Running mutation coverage on code changes

scmMutationCoverage is a feature in Pitest that allows to calculate the percentage of mutations that have been covered by the tests based on the changes made to the codebase since the last commit. This feature is useful in measuring the effectiveness of the tests and identifying areas of the code that need more focus for testing. It also allows to configure the coverage threshold — a minimum threshold can be set for a project using the following configuration:

<build>
  <plugins>
    <plugin>
      <groupId>org.pitest</groupId>
      <artifactId>pitest-maven</artifactId>
      <version>LATEST</version>
      <configuration>
        <scmMutationCoverage>
          <minimum>85</minimum>
        </scmMutationCoverage>
      </configuration>
    </plugin>
  </plugins>
</build>

Adding Mutation Tests in CI — with scmMutationCoverage on change on the codebase

In conclusion, mutation testing is a valuable tool for the teams looking to deliver more reliable, efficient software to the customers.
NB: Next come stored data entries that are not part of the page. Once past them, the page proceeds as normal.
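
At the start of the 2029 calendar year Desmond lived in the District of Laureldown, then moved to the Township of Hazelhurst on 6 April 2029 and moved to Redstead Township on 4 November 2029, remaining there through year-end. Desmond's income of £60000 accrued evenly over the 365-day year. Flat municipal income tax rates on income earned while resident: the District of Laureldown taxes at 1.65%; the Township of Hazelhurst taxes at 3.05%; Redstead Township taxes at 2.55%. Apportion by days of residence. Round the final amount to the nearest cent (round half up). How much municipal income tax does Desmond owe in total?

£1563.70

The District of Laureldown, 1 January – 5 April 2029: 95 days → £60000 × 1.65% × 95/365 = £257.6712
The Township of Hazelhurst, 6 April – 3 November 2029: 212 days → £60000 × 3.05% × 212/365 = £1062.9041
Redstead Township, 4 November – 31 December 2029: 58 days → £60000 × 2.55% × 58/365 = £243.1233
Total = £1563.6986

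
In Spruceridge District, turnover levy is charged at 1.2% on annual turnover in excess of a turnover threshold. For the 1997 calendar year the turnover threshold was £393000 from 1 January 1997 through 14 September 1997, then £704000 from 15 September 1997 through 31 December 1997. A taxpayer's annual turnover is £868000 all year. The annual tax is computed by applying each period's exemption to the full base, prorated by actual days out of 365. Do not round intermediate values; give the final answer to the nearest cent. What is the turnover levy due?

1 January – 14 September 1997: 257 days, exemption £393000 → (£868000 − £393000) × 1.2% × 257/365 = £4013.4247
15 September – 31 December 1997: 108 days, exemption £704000 → (£868000 − £704000) × 1.2% × 108/365 = £582.3123
Total = £4595.7370

£4595.74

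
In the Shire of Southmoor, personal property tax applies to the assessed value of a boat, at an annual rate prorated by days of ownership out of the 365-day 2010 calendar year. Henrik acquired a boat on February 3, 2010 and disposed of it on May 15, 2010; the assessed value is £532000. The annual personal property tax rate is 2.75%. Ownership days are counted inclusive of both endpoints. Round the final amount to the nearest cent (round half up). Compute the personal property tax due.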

By intentionally introducing small changes to the code and measuring the ability of unit test suites to detect the changes, mutation testing can help to identify faults in the code and optimise testing efforts. Ultimately, this can lead to faster software delivery, as bugs or other issues are caught early in the development process and addressed before they cause significant problems. I hope you enjoyed reading this blog. Happy testing!